Metadata-Version: 2.1
Name: psycopmlutils
Version: 0.0.3
Summary: Code for working with the PSYCOP cohort
License: Apache 2.0
Platform: UNKNOWN
Classifier: Environment :: Console
Classifier: Intended Audience :: Developers
Classifier: Intended Audience :: Science/Research
Classifier: Topic :: Scientific/Engineering
Classifier: Topic :: Scientific/Engineering :: Artificial Intelligence
Classifier: License :: OSI Approved :: MIT License
Classifier: Operating System :: POSIX :: Linux
Classifier: Operating System :: MacOS :: MacOS X
Classifier: Operating System :: Microsoft :: Windows
Classifier: Programming Language :: Python :: 3.7
Classifier: Programming Language :: Python :: 3.8
Classifier: Programming Language :: Python :: 3.9
Requires-Python: >=3.7
Description-Content-Type: text/markdown

# Installation
## For development
`pip install . -e`
The `-e` flag marks the install as editable, "overwriting" the package as you edit the source files.

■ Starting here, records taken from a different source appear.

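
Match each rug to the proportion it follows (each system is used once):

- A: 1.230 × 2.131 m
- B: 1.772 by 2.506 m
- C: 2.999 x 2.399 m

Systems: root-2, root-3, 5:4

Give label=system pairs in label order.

A=root-3, B=root-2, C=5:4

A = 2.131/1.230 ≈ 1.733 → root-3 (1.732)
B = 2.506/1.772 ≈ 1.414 → root-2 (1.414)
C = 2.999/2.399 ≈ 1.250 → 5:4 (1.250)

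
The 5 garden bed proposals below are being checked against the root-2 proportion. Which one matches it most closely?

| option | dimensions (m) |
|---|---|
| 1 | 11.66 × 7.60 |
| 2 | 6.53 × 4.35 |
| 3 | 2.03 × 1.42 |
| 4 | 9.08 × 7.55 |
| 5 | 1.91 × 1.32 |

Ratios (long/short): 1 ≈ 1.534; 2 ≈ 1.501; 3 ≈ 1.430; 4 ≈ 1.203; 5 ≈ 1.447.
root-2 ≈ 1.414; option 3 is nearest (Δ 0.016).

3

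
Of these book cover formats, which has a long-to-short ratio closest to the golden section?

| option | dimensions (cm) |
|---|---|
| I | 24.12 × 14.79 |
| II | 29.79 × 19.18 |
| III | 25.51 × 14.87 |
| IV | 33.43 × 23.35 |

I

Ratios (long/short): I ≈ 1.631; II ≈ 1.553; III ≈ 1.716; IV ≈ 1.432.
golden ratio ≈ 1.618; option I is nearest (Δ 0.013).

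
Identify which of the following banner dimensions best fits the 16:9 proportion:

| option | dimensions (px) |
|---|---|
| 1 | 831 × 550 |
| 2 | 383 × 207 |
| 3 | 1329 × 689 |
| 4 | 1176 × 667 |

Target 16:9 ≈ 1.778.
1: 1.511 (Δ0.267)  2: 1.850 (Δ0.072)  3: 1.929 (Δ0.151)  4: 1.763 (Δ0.015)

4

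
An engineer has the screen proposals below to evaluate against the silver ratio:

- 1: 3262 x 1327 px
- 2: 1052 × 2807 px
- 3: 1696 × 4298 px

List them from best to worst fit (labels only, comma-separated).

Ratios: 1 = 3262 / 1327 ≈ 2.458; 2 = 2807 / 1052 ≈ 2.668; 3 = 4298 / 1696 ≈ 2.534.
|Δ from 2.414|: 1 0.044; 2 0.254; 3 0.120.

1, 3, 2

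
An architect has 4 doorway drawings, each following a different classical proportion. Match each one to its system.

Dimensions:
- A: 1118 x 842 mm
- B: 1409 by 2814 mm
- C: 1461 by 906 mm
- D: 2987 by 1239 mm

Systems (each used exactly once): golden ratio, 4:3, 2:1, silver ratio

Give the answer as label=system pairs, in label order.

A = 1118/842 ≈ 1.328 → 4:3 (1.333)
B = 2814/1409 ≈ 1.997 → 2:1 (2.000)
C = 1461/906 ≈ 1.613 → golden ratio (1.618)
D = 2987/1239 ≈ 2.411 → silver ratio (2.414)

A=4:3, B=2:1, C=golden ratio, D=silver ratio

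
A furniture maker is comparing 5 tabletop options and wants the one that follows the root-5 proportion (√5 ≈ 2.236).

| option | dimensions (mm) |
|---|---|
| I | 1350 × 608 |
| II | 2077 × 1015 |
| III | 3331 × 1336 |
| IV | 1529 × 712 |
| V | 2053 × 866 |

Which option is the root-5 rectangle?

I

Target root-5 ≈ 2.236.
I: 2.220 (Δ0.016)  II: 2.046 (Δ0.190)  III: 2.493 (Δ0.257)  IV: 2.147 (Δ0.089)  V: 2.371 (Δ0.135)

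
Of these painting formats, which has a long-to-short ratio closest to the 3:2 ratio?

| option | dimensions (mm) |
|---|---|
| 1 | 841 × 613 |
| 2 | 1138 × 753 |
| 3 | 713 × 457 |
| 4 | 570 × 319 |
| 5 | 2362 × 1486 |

2

Ratios (long/short): 1 ≈ 1.372; 2 ≈ 1.511; 3 ≈ 1.560; 4 ≈ 1.787; 5 ≈ 1.590.
3:2 ≈ 1.500; option 2 is nearest (Δ 0.011).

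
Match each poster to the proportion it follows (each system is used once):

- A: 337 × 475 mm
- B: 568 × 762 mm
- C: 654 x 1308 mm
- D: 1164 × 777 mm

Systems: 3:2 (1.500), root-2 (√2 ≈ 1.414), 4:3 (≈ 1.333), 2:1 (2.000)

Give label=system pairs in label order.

A=root-2, B=4:3, C=2:1, D=3:2

Ratios: A ≈ 1.409; B ≈ 1.342; C ≈ 2.000; D ≈ 1.498.
Targets: 3:2 ≈ 1.500; root-2 ≈ 1.414; 4:3 ≈ 1.333; 2:1 ≈ 2.000.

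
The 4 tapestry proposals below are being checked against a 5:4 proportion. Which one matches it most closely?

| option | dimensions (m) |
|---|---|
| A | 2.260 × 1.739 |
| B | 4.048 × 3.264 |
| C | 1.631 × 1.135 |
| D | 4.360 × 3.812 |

Target 5:4 ≈ 1.250.
A: 1.300 (Δ0.050)  B: 1.240 (Δ0.010)  C: 1.437 (Δ0.187)  D: 1.144 (Δ0.106)

B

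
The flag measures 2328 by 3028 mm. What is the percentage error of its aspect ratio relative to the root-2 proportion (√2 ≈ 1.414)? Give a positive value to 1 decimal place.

Ratio = 3028 / 2328 ≈ 1.3007.
Ideal root-2 ≈ 1.4142. |1.3007 − 1.4142| / 1.4142 ≈ 8.03% → 8.0%.

8.0%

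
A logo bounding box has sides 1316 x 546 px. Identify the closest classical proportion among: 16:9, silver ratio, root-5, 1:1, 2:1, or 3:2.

Ratio = 1316 / 546 ≈ 2.410.
Distances: 16:9 1.778 (Δ 0.632); silver ratio 2.414 (Δ 0.004); root-5 2.236 (Δ 0.174); 1:1 1.000 (Δ 1.410); 2:1 2.000 (Δ 0.410); 3:2 1.500 (Δ 0.910).

silver ratio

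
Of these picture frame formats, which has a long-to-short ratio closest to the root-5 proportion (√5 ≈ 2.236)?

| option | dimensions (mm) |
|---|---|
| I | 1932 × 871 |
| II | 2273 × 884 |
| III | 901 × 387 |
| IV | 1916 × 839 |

Ratios (long/short): I ≈ 2.218; II ≈ 2.571; III ≈ 2.328; IV ≈ 2.284.
root-5 ≈ 2.236; option I is nearest (Δ 0.018).

I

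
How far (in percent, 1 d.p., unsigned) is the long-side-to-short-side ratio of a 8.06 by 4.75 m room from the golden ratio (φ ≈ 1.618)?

Ratio = 8.06 / 4.75 ≈ 1.6968.
Ideal golden ratio ≈ 1.6180. |1.6968 − 1.6180| / 1.6180 ≈ 4.87% → 4.9%.

4.9%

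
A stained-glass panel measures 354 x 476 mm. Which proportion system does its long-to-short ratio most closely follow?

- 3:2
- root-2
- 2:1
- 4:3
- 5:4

Ratio = 476 / 354 ≈ 1.345.
Distances: 3:2 1.500 (Δ 0.155); root-2 1.414 (Δ 0.069); 2:1 2.000 (Δ 0.655); 4:3 1.333 (Δ 0.012); 5:4 1.250 (Δ 0.095).

4:3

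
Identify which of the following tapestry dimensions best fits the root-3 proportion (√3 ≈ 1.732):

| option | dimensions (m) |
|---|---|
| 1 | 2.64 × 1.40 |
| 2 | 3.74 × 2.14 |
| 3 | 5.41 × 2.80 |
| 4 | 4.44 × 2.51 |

Target root-3 ≈ 1.732.
1: 1.886 (Δ0.154)  2: 1.748 (Δ0.016)  3: 1.932 (Δ0.200)  4: 1.769 (Δ0.037)

2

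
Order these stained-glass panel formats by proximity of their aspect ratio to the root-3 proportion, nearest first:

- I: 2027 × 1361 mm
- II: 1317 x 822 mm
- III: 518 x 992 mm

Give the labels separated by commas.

II, III, I

Ratios: I = 2027 / 1361 ≈ 1.489; II = 1317 / 822 ≈ 1.602; III = 992 / 518 ≈ 1.915.
|Δ from 1.732|: I 0.243; II 0.130; III 0.183.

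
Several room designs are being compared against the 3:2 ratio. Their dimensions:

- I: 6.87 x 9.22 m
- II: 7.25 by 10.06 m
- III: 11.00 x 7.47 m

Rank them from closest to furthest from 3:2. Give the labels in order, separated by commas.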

Recommended to also add black as a pre-commit hook:
`pre-commit install`

## For use
`pip install git+https://github.com/Aarhus-Psychiatry-Research/psycop-ml-utils.git`

## sql_load

Currently only contains one function to load a view from SQL, `sql_load`

```py 
from loaders import sql_load

view = ...
df = sql_load(...)
```

## TimeSeriesFlattener
To train baseline models (logistic regression, elastic net, SVM, XGBoost/random forest etc.), we need to represent the longitudinal data in a tabular, flattened way. 

In essence, we need to generate a training example for each prediction time, where that example contains "latest_blood_pressure" (float), "X_diagnosis_within_n_hours" (boolean) etc.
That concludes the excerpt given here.